Lin earned the award for “CAREER: Low-Frequency Acoustic Damping Metamaterials Based on Trapped Bubbles.” The project explores a new approach to controlling low-frequency sound and vibration, a longstanding challenge in engineering due to the large wavelengths involved. By rethinking how acoustic energy can be manipulated at small scales, the work introduces new design possibilities that are difficult to achieve using conventional materials.
“Receiving the NSF CAREER Award is both exciting and deeply meaningful to me. What makes it especially significant is that it recognizes not only a research idea, but also a broader vision for building an academic program that integrates research, education, and student development,” said Lin.
This reflects how Lin has approached his work at URI from the beginning. “I have always believed that scientific discovery, teaching, and mentorship should not operate as separate efforts. They should reinforce one another and grow together.”
The project builds on Lin’s research in acoustics, bubble dynamics, microfluidics, and advanced microfabrication, and focuses on how sound interacts with small-scale fluidic systems. In particular, it introduces a fundamentally different physical mechanism for controlling low-frequency sound, which is traditionally difficult to manage due to its long wavelengths and the need for large, heavy materials. Instead of relying on conventional solid-based acoustic materials, the project uses structurally trapped bubbles in liquid as functional acoustic units. Because a liquid environment allows bubbles to oscillate more freely than a solid matrix, these bubbles can produce strong resonant responses and dissipate acoustic energy effectively. Carefully designed microscale structures are used to trap, arrange, and stabilize the bubbles, allowing Lin’s team to study how their geometry and collective behavior shape low-frequency sound absorption. This work draws on Lin’s experience in modeling acoustically driven phenomena, experimentally characterizing resonant systems, and fabricating highly controlled microscale architectures using both conventional microfabrication and high-resolution 3D printing.
Earlier projects helped establish the foundation for this direction. “Through those efforts, a key idea became increasingly clear: bubbles confined in liquid environments can respond to sound very strongly, and if they are structured in the right way, they may serve as highly effective elements for dissipating acoustic energy,” said Lin.

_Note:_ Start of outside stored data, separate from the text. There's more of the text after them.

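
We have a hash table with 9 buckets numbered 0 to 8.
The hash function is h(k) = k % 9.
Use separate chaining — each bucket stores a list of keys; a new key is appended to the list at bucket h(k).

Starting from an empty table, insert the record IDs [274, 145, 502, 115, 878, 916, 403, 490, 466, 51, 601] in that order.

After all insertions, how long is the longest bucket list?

274 → bucket 4
145 → bucket 1
502 → bucket 7
115 → bucket 7 (collision)
878 → bucket 5
916 → bucket 7 (collision)
403 → bucket 7 (collision)
490 → bucket 4 (collision)
466 → bucket 7 (collision)
51 → bucket 6
601 → bucket 7 (collision)
Final buckets:
0: _
1: 145
2: _
3: _
4: 274 -> 490
5: 878
6: 51
7: 502 -> 115 -> 916 -> 403 -> 466 -> 601
8: _

6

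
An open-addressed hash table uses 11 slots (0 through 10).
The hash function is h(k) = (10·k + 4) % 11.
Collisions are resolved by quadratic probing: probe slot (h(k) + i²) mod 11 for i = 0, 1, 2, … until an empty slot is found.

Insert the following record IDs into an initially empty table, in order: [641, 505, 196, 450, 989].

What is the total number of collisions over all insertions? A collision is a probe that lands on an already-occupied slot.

5

Insert 641: h=1, slot 1 empty => index 1.
Insert 505: h=5, slot 5 empty => index 5.
Insert 196: h=6, slot 6 empty => index 6.
Insert 450: h=5, slots 5,6 occupied => index 9.
Insert 989: h=5, slots 5,6,9 occupied => index 3.
Table: [—, 641, —, 989, —, 505, 196, —, —, 450, —]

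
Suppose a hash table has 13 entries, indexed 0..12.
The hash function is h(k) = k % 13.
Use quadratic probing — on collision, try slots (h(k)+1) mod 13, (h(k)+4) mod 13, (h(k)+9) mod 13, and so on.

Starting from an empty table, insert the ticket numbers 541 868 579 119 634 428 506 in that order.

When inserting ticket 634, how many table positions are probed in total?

541: h=8 => slot 8
868: h=10 => slot 10
579: h=7 => slot 7
119: h=2 => slot 2
634: h=10, probe 10,11 => slot 11
428: h=12 => slot 12
506: h=12, probe 12,0 => slot 0
Table: [506, -, 119, -, -, -, -, 579, 541, -, 868, 634, 428]

2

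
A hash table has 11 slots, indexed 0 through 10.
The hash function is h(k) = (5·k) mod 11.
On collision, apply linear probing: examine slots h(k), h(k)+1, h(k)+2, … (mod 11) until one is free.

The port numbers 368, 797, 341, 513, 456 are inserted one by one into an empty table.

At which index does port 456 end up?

5

368 hashes to 3; slot 3 is free -> place at 3.
797 hashes to 3; 3 taken -> place at 4.
341 hashes to 0; slot 0 is free -> place at 0.
513 hashes to 2; slot 2 is free -> place at 2.
456 hashes to 3; 3,4 taken -> place at 5.
Table: [341, _, 513, 368, 797, 456, _, _, _, _, _]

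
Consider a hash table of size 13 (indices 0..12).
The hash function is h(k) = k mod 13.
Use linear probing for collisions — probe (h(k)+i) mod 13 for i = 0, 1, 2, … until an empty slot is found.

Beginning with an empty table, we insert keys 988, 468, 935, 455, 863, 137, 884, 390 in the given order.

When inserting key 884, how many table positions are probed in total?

988: h=0 -> slot 0
468: h=0, probe 0,1 -> slot 1
935: h=12 -> slot 12
455: h=0, probe 0,1,2 -> slot 2
863: h=5 -> slot 5
137: h=7 -> slot 7
884: h=0, probe 0,1,2,3 -> slot 3
390: h=0, probe 0,1,2,3,4 -> slot 4
Table: [988, 468, 455, 884, 390, 863, -, 137, -, -, -, -, 935]

4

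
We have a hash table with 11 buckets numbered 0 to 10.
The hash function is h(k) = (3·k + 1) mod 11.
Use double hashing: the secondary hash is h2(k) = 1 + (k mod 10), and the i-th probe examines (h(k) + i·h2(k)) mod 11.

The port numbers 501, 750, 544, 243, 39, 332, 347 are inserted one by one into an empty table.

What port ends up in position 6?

501: h=8 => slot 8
750: h=7 => slot 7
544: h=5 => slot 5
243: h=4 => slot 4
39: h=8, h2=10, probe 8,7,6 => slot 6
332: h=7, h2=3, probe 7,10 => slot 10
347: h=8, h2=8, probe 8,5,2 => slot 2
Table: [., ., 347, ., 243, 544, 39, 750, 501, ., 332]

39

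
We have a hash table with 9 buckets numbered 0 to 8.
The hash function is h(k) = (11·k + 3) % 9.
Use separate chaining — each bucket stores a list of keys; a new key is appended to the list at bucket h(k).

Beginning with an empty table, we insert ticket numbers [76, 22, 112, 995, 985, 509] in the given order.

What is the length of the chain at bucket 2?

76 → bucket 2
22 → bucket 2 (collision)
112 → bucket 2 (collision)
995 → bucket 4
985 → bucket 2 (collision)
509 → bucket 4 (collision)
Final buckets:
0: -
1: -
2: 76 -> 22 -> 112 -> 985
3: -
4: 995 -> 509
5: -
6: -
7: -
8: -

4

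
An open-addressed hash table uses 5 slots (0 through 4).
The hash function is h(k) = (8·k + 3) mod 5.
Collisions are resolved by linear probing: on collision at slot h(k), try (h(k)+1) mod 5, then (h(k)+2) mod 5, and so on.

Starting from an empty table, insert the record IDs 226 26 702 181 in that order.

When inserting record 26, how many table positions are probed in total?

Insert 226: h=1, slot 1 empty → index 1.
Insert 26: h=1, slot 1 occupied → index 2.
Insert 702: h=4, slot 4 empty → index 4.
Insert 181: h=1, slots 1,2 occupied → index 3.
Table: [—, 226, 26, 181, 702]

2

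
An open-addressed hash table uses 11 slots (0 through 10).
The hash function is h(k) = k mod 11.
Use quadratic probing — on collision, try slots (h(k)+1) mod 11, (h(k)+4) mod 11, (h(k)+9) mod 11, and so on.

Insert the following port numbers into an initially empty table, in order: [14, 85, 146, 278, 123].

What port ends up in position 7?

278

Insert 14: h=3, slot 3 empty -> index 3.
Insert 85: h=8, slot 8 empty -> index 8.
Insert 146: h=3, slot 3 occupied -> index 4.
Insert 278: h=3, slots 3,4 occupied -> index 7.
Insert 123: h=2, slot 2 empty -> index 2.
Table: [∅, ∅, 123, 14, 146, ∅, ∅, 278, 85, ∅, ∅]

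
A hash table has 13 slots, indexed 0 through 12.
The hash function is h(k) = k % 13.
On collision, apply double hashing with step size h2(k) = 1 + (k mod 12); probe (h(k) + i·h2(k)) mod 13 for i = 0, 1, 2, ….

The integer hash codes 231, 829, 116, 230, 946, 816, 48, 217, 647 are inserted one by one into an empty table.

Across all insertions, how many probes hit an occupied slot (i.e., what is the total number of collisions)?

15

231 hashes to 10; slot 10 is free -> place at 10.
829 hashes to 10, h2=2; 10 taken -> place at 12.
116 hashes to 12, h2=9; 12 taken -> place at 8.
230 hashes to 9; slot 9 is free -> place at 9.
946 hashes to 10, h2=11; 10,8 taken -> place at 6.
816 hashes to 10, h2=1; 10 taken -> place at 11.
48 hashes to 9, h2=1; 9,10,11,12 taken -> place at 0.
217 hashes to 9, h2=2; 9,11,0 taken -> place at 2.
647 hashes to 10, h2=12; 10,9,8 taken -> place at 7.
Table: [48, -, 217, -, -, -, 946, 647, 116, 230, 231, 816, 829]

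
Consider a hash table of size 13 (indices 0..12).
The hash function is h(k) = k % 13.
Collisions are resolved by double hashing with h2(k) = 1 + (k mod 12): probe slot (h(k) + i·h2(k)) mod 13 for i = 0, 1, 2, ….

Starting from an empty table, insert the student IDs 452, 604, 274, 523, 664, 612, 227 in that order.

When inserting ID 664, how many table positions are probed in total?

452 hashes to 10; slot 10 is free => place at 10.
604 hashes to 6; slot 6 is free => place at 6.
274 hashes to 1; slot 1 is free => place at 1.
523 hashes to 3; slot 3 is free => place at 3.
664 hashes to 1, h2=5; 1,6 taken => place at 11.
612 hashes to 1, h2=1; 1 taken => place at 2.
227 hashes to 6, h2=12; 6 taken => place at 5.
Table: [_, 274, 612, 523, _, 227, 604, _, _, _, 452, 664, _]

3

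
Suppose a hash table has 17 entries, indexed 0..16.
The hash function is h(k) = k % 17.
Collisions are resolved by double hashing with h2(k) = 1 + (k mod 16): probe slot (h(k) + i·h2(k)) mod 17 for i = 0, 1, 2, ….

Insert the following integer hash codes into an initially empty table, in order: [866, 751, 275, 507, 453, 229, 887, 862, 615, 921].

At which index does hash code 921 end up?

866: h=16 -> slot 16
751: h=3 -> slot 3
275: h=3, h2=4, probe 3,7 -> slot 7
507: h=14 -> slot 14
453: h=11 -> slot 11
229: h=8 -> slot 8
887: h=3, h2=8, probe 3,11,2 -> slot 2
862: h=12 -> slot 12
615: h=3, h2=8, probe 3,11,2,10 -> slot 10
921: h=3, h2=10, probe 3,13 -> slot 13
Table: [., ., 887, 751, ., ., ., 275, 229, ., 615, 453, 862, 921, 507, ., 866]

13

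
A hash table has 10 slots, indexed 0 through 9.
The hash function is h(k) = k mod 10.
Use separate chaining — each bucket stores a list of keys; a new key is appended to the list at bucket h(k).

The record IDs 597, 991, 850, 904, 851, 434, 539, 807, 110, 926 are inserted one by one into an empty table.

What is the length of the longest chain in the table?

2

Insert 597: h=7, bucket 7 empty -> new chain.
Insert 991: h=1, bucket 1 empty -> new chain.
Insert 850: h=0, bucket 0 empty -> new chain.
Insert 904: h=4, bucket 4 empty -> new chain.
Insert 851: h=1, bucket 1 nonempty -> append to chain.
Insert 434: h=4, bucket 4 nonempty -> append to chain.
Insert 539: h=9, bucket 9 empty -> new chain.
Insert 807: h=7, bucket 7 nonempty -> append to chain.
Insert 110: h=0, bucket 0 nonempty -> append to chain.
Insert 926: h=6, bucket 6 empty -> new chain.
Final buckets:
0: 850 -> 110
1: 991 -> 851
2: -
3: -
4: 904 -> 434
5: -
6: 926
7: 597 -> 807
8: -
9: 539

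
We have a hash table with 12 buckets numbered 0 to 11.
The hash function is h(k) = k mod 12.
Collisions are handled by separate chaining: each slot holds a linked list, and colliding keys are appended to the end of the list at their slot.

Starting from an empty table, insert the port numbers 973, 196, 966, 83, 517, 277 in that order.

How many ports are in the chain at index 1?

3

973 -> bucket 1
196 -> bucket 4
966 -> bucket 6
83 -> bucket 11
517 -> bucket 1 (collision)
277 -> bucket 1 (collision)
Final buckets:
0: -
1: 973 -> 517 -> 277
2: -
3: -
4: 196
5: -
6: 966
7: -
8: -
9: -
10: -
11: 83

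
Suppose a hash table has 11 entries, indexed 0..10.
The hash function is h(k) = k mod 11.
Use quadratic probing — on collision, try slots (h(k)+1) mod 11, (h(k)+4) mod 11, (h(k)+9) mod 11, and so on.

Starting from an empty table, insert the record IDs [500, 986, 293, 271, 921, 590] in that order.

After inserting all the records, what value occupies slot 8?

293

500: h=5 -> slot 5
986: h=7 -> slot 7
293: h=7, probe 7,8 -> slot 8
271: h=7, probe 7,8,0 -> slot 0
921: h=8, probe 8,9 -> slot 9
590: h=7, probe 7,8,0,5,1 -> slot 1
Table: [271, 590, -, -, -, 500, -, 986, 293, 921, -]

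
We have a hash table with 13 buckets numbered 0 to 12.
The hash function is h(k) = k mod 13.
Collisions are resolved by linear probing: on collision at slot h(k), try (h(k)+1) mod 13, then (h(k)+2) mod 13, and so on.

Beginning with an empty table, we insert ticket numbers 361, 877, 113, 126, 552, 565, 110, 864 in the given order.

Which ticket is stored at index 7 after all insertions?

361: h=10 => slot 10
877: h=6 => slot 6
113: h=9 => slot 9
126: h=9, probe 9,10,11 => slot 11
552: h=6, probe 6,7 => slot 7
565: h=6, probe 6,7,8 => slot 8
110: h=6, probe 6,7,8,9,10,11,12 => slot 12
864: h=6, probe 6,7,8,9,10,11,12,0 => slot 0
Table: [864, _, _, _, _, _, 877, 552, 565, 113, 361, 126, 110]

552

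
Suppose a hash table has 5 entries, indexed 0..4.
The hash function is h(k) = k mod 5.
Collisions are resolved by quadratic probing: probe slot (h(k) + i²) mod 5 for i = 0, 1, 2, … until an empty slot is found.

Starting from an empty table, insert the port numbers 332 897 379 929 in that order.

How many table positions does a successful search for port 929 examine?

Insert 332: h=2, slot 2 empty → index 2.
Insert 897: h=2, slot 2 occupied → index 3.
Insert 379: h=4, slot 4 empty → index 4.
Insert 929: h=4, slot 4 occupied → index 0.
Table: [929, -, 332, 897, 379]
Lookup 929: h=4, probe 4,0 → found at 0.

2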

Building on this insight, the CAREER project aims to understand how trapped-bubble systems behave under different physical conditions, how their geometry and spatial arrangement shape acoustic response, and how they can be translated into stable and scalable material platforms. In doing so, the work seeks to establish the scientific foundation for a new class of fluidic acoustic metamaterials.
Understanding these systems could open new possibilities for controlling sound and vibration in ways that are lighter, more compact, and more adaptable than conventional approaches. The outcomes may advance research in areas such as noise reduction and underwater acoustics, including efforts to reduce persistent low-frequency noise in buildings and urban environments, improve acoustic performance in transportation systems such as aircraft and vehicles, and enhance sound control in marine settings. These capabilities are particularly relevant in applications where space, weight, and material constraints make traditional acoustic solutions difficult to implement.
Undergraduate and graduate students will be involved directly in the research, contributing to the modeling, fabrication, and experimental study of bubble-based acoustic metamaterials while gaining experience in a highly interdisciplinary area. The project will also connect to teaching through courses where students will have opportunities to engage with concepts and design challenges that grow directly out of the research. The project also includes outreach activities aimed at making acoustics and microsystems engineering more accessible to younger students, including a week-long annual summer workshop on acoustics and MEMS for high school students. Overall, these efforts reflect the CAREER program’s emphasis on integrating research, education, and broader impact.
Lin joined URI faculty in August 2020 after completing his Ph.D. in mechanical engineering at the University of Illinois Chicago. He was the first at URI to receive the DARPA Young Faculty Award and subsequently the DARPA Director’s Fellowship, and is also the recipient of a 2024 NSF Engineering Research Initiation (ERI) Award.